Disclaimer: I work for the company that developed the visual programming app
that allows kids to program their robots via tablet or computer. We partnered
with PCS on this product. I'm proud to say it's a pretty slick system.

------
antoniuschan99
I have a Lynxmotion AL5D that I built but haven't used:

[http://www.lynxmotion.com/c-130-al5d.aspx](http://www.lynxmotion.com/c-130-al5d.aspx)

------
agneshowards
Saw something on reddit btw - They are on Kickstarter. Looks interesting - toy
looks like fun, who dont like slot cars :-) teaches robotics, design and
3Dprinting along with programming.
[https://www.reddit.com/r/kickstarter/comments/3o0pc2/created...](https://www.reddit.com/r/kickstarter/comments/3o0pc2/created_by_a_dad_to_rescue_play_time_from_tablets/)

------
danielvf
ComputerCraft is a minecraft mod that adds Lua powered computers and robots to
minecraft.

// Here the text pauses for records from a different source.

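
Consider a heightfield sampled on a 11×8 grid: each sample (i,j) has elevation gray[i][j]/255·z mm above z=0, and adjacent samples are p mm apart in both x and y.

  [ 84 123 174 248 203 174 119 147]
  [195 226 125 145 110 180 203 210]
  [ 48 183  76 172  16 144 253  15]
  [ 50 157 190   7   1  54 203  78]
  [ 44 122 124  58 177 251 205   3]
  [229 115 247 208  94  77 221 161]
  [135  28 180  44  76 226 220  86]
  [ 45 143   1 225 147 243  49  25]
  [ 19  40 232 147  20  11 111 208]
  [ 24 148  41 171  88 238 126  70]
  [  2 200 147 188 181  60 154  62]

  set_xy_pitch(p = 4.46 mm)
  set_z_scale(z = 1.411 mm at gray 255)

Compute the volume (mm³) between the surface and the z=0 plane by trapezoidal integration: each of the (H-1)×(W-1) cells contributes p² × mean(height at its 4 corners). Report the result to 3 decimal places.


1010.496

height_mm = gray/255 × 1.411; cell vol = 4.46² × mean(4 corners)
unit = 4.46² × 1.411 / (4×255) = 0.0275167 mm³ per gray-sum
row 0: Σ corner-gray over 7 cells = 4696  → 129.2185
row 1: Σ corner-gray over 7 cells = 4134  → 113.7541
row 2: Σ corner-gray over 7 cells = 3103  → 85.3844
row 3: Σ corner-gray over 7 cells = 3273  → 90.0622
row 4: Σ corner-gray over 7 cells = 4235  → 116.5333
row 5: Σ corner-gray over 7 cells = 4083  → 112.3507
row 6: Σ corner-gray over 7 cells = 3455  → 95.0702
row 7: Σ corner-gray over 7 cells = 3035  → 83.5132
row 8: Σ corner-gray over 7 cells = 3067  → 84.3938
row 9: Σ corner-gray over 7 cells = 3642  → 100.2159
Σ rows: total corner-gray = 36723  → 1010.4963 mm³


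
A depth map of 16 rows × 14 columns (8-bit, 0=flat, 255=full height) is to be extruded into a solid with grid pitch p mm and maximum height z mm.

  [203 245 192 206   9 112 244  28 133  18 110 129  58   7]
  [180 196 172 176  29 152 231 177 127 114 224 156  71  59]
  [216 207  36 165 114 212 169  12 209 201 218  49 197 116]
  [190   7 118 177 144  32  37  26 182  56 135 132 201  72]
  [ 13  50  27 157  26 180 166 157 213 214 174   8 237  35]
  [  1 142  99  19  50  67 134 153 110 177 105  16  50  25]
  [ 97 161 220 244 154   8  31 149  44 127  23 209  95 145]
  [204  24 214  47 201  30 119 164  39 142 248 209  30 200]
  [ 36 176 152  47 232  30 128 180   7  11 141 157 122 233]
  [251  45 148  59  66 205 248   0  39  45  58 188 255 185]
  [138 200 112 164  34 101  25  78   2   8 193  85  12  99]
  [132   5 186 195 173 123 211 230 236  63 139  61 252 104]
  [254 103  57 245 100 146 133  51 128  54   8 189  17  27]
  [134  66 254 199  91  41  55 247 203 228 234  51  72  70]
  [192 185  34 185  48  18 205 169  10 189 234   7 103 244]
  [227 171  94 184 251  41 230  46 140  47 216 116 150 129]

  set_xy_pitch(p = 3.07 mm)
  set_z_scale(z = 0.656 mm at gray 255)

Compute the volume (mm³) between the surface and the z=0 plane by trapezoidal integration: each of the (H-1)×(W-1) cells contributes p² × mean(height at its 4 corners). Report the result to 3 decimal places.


583.420

height_mm = gray/255 × 0.656; cell vol = 3.07² × mean(4 corners)
unit = 3.07² × 0.656 / (4×255) = 0.0060615 mm³ per gray-sum
row 0: Σ corner-gray over 13 cells = 7067  → 42.8367
row 1: Σ corner-gray over 13 cells = 7799  → 47.2737
row 2: Σ corner-gray over 13 cells = 6666  → 40.4060
row 3: Σ corner-gray over 13 cells = 6022  → 36.5024
row 4: Σ corner-gray over 13 cells = 5536  → 33.5565
row 5: Σ corner-gray over 13 cells = 5442  → 32.9867
row 6: Σ corner-gray over 13 cells = 6510  → 39.4604
row 7: Σ corner-gray over 13 cells = 6373  → 38.6300
row 8: Σ corner-gray over 13 cells = 6183  → 37.4783
row 9: Σ corner-gray over 13 cells = 5413  → 32.8109
row 10: Σ corner-gray over 13 cells = 6249  → 37.8783
row 11: Σ corner-gray over 13 cells = 6727  → 40.7757
row 12: Σ corner-gray over 13 cells = 6429  → 38.9694
row 13: Σ corner-gray over 13 cells = 6896  → 41.8001
row 14: Σ corner-gray over 13 cells = 6938  → 42.0547
Σ rows: total corner-gray = 96250  → 583.4198 mm³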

I've made tree harvesting bots, farming bots, mining boys, and
remote robot control PDAs. When I started working with embedded systems, I was
impressed how much carried over.

Most kids like minecraft. With ComputerCraft a little bit of coding gives you
minecraft superpowers. More coding gives you more powers. It's easy to keep
learning more.

------
tpiha
It's not cheap, but I really love what Makeblock is doing:

[http://www.makeblock.cc/](http://www.makeblock.cc/)

------
debacle
Snap Circuits are great.

Home Depot carries a ton of electronics stuff (complex enough for a 10 year
old) in their hardware section. I didn't find out until recently - they sell
erector set parts, bulbs, wires, battery chassis, etc.

------
agneshowards
Lou, Im not sure about Mindstorms. Damn expensive and my boy lost interest
after sometime. He claims it to be "slow and clunky and not fun".